No Brasil o voto não é livre, mas obrigatório. Erro que afronta o direito humano de se reconhecer incompetente para votar. Também não há possibilidade de votar em nenhum candidato (que é diferente de "branco" ou "nulo"). Isso mesmo. Assim como podemos votar em candidatos para nos representar, também deveríamos ter o direito de votar que nenhum nos representa. Assim poderíamos expressar justamente a vontade do povo. A nossa democracia atual não tem condições de demonstrar verdadeiramente a vontade livre, secreta e consciente de nosso povo. Portanto, sinto muito, mas afirmo peremptoriamente que no Brasil não há um verdadeira democracia de acordo com o que preconiza a DUDH.
Adicionalmente temos o voto digital. O voto digital dificilmente é secreto - hoje no Brasil, o mesário digita um número associado a minha pessoa de eleitor e libera a urna eletrônica para o meu voto. Então eu voto. É muito fácil saber quem vota em quem por meio digital.
E o voto deve ser consciente, portanto algumas condições deveriam ser estabelecidas:
1.Não poderia haver propaganda política em canais privados de TV ou rádio. Deveria haver um único canal publico (na TV e no Rádio) onde todas as ideologias, com um tempo igualitariamente dividido, independentemente da participação atual, seriam representados. Somente os conscientes fariam seu acesso democrático para obter as informações que desejassem.

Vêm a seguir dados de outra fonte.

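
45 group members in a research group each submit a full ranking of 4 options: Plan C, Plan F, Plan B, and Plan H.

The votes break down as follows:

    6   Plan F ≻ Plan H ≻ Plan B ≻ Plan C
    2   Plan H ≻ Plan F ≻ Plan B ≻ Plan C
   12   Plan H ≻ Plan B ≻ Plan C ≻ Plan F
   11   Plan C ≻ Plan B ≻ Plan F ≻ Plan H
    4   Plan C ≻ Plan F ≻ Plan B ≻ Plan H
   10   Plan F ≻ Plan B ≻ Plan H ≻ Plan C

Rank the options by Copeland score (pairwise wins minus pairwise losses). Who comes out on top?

Pairwise results:
  Plan C vs Plan F: Plan C wins 27–18.
  Plan C vs Plan B: Plan B wins 30–15.
  Plan C vs Plan H: Plan H wins 30–15.
  Plan F vs Plan B: Plan B wins 23–22.
  Plan F vs Plan H: Plan F wins 31–14.
  Plan B vs Plan H: Plan B wins 25–20.
Copeland scores (wins − losses):
  Plan C: 1 − 2 = -1
  Plan F: 1 − 2 = -1
  Plan B: 3 − 0 = 3
  Plan H: 1 − 2 = -1
Plan B has the best Copeland score.

Plan B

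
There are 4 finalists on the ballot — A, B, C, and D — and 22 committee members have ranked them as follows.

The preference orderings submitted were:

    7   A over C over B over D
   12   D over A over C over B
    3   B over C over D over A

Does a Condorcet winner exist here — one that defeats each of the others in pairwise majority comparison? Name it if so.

D

Head-to-head results (22 voters total):
A vs B: A wins 19–3.
A vs C: A wins 19–3.
A vs D: D wins 15–7.
B vs C: C wins 19–3.
B vs D: D wins 12–10.
C vs D: D wins 12–10.
D beats each rival — A (15–7), B (12–10), C (12–10) — so D is the Condorcet winner.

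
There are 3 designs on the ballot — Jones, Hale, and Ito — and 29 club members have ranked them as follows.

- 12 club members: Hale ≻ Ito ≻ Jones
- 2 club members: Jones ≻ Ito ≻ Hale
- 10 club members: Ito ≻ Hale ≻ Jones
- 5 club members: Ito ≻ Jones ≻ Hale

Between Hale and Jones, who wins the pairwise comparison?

Ballots ranking Hale above Jones: 12+10 = 22.
Ballots ranking Jones above Hale: 2+5 = 7.
Hale wins the head-to-head, 22–7.

Hale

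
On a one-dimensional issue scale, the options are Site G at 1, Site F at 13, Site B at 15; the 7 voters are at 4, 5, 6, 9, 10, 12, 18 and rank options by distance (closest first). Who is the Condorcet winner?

With single-peaked preferences on a line, the Condorcet winner is the candidate closest to the median voter.
The median voter (position 9) is closest to Site F at 13.
Check: Site F vs Site G — voters closer to Site F: 4 of 7.

Site F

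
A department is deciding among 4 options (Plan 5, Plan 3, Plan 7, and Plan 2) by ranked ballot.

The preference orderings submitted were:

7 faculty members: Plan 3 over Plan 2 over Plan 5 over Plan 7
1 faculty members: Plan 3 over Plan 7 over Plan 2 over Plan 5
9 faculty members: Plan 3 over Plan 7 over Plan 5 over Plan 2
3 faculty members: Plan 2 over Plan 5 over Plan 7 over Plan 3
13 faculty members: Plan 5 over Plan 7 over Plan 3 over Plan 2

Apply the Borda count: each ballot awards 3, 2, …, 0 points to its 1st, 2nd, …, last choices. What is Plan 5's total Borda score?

61

Borda scores:
  Plan 5: 7·1 + 0 + 9·1 + 3·2 + 13·3 = 61
  Plan 3: 7·3 + 3 + 9·3 + 3·0 + 13·1 = 64
  Plan 7: 7·0 + 2 + 9·2 + 3·1 + 13·2 = 49
  Plan 2: 7·2 + 1 + 9·0 + 3·3 + 13·0 = 24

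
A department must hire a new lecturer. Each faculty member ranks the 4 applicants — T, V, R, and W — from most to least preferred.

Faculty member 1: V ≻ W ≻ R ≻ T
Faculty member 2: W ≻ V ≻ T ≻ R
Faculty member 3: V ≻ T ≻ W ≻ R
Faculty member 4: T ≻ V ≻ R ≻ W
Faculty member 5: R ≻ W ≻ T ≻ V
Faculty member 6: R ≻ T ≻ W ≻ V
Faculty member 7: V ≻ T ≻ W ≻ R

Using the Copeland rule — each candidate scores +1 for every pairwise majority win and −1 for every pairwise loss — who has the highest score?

V

Pairwise results:
  T vs V: V wins 4–3.
  T vs R: T wins 4–3.
  T vs W: T wins 4–3.
  V vs R: V wins 5–2.
  V vs W: V wins 4–3.
  R vs W: W wins 4–3.
Copeland scores (wins − losses):
  T: 2 − 1 = 1
  V: 3 − 0 = 3
  R: 0 − 3 = -3
  W: 1 − 2 = -1
V has the best Copeland score.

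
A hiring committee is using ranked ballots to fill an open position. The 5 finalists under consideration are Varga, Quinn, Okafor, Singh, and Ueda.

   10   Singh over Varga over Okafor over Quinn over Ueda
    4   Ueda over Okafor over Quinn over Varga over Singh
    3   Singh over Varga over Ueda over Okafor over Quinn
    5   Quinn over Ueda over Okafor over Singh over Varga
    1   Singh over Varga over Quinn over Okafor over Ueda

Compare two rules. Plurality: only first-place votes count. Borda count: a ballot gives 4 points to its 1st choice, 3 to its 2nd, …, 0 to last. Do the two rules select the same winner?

Yes

Plurality first-place counts: Varga 0, Quinn 5, Okafor 0, Singh 14, Ueda 4 → Singh.
Borda totals: Varga 46, Quinn 40, Okafor 46, Singh 61, Ueda 37 → Singh.
The two rules agree on Singh.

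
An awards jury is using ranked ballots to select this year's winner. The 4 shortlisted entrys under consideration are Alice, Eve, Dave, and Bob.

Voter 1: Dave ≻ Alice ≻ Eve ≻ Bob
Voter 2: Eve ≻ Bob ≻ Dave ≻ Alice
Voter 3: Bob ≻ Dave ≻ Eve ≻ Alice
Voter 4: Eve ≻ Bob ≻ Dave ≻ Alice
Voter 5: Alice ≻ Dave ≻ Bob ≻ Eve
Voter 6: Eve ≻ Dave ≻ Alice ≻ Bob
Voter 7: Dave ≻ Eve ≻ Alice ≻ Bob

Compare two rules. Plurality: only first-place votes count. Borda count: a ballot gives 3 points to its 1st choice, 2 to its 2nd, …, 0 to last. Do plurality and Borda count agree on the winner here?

Plurality first-place counts: Alice 1, Eve 3, Dave 2, Bob 1 → Eve.
Borda totals: Alice 7, Eve 13, Dave 14, Bob 8 → Dave.
The two rules disagree: plurality picks Eve, Borda picks Dave.

No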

2.Todos os projetos de lei e todos os planos de governo de candidatos seriam disponibilizados para download e somente quem tem condições de ler e entender poderia estar apto a votar. Ou é concebível votar em quem não diz o que vai fazer com o nosso dinheiro?
3.Com toda essa publicidade gratuita, precisaria doações de campanha? É claro que não. Doação de qualquer natureza para políticos ou partidos, em dinheiro, serviço, material ou espiritual (seja o que for...) é imoral, inaceitável, anti-democrática, irresponsável e sobretudo estúpida. Pois se alguém quiser saber o que um político vai fazer, ele que o expresse de forma explícita, completa, objetiva e documentada. Assim, basta acessar tais documentos, entendê-los e concordar ou não. Depois é só votar. Simples assim.
Voto só é consciente quando sabemos pormenorizadamente o que o político se propõe a fazer. E depende de quem for votar buscar tal conhecimento. E quem não tem condições de entender isso, não pode votar.
E se o político não cumprir exatamente e no prazo planejado o que prometeu fazer? Perde sumariamente o mandato. Não precisa nem processo jurídico. É só avaliar o resultado. Cumpriu: fica, pois cumpriu a vontade do povo consciente. Não cumpriu: Cai fora! Mais simples impossível. Por isso o quarto poder é fundamental: A segurança. A segurança de que não teremos governantes mentirosos e caloteiros. Quem promete e não cumpre, como dizia o Frei Fausto Bernardi, é caloteiro!
Caso contrário, caímos na ditadura da ignorância, que é o que vivemos, travestido de democracia. Ainda assim, melhor que uma ditadura, mas muito longe de ser um sistema justo e humano.
Então, por enquanto, fique claro que uma ditadura não serve. Ponto final. Uma democracia se faz com voto livre, secreto e consciente. E um país se faz com servidores competentes por que produzem resultados benéficos para o povo na hora que o povo precisa, sem demora indevida e oriundos da aplicação correta, adequada, eficiente e eficaz do impostos. Simples assim, mas pleno de bom senso.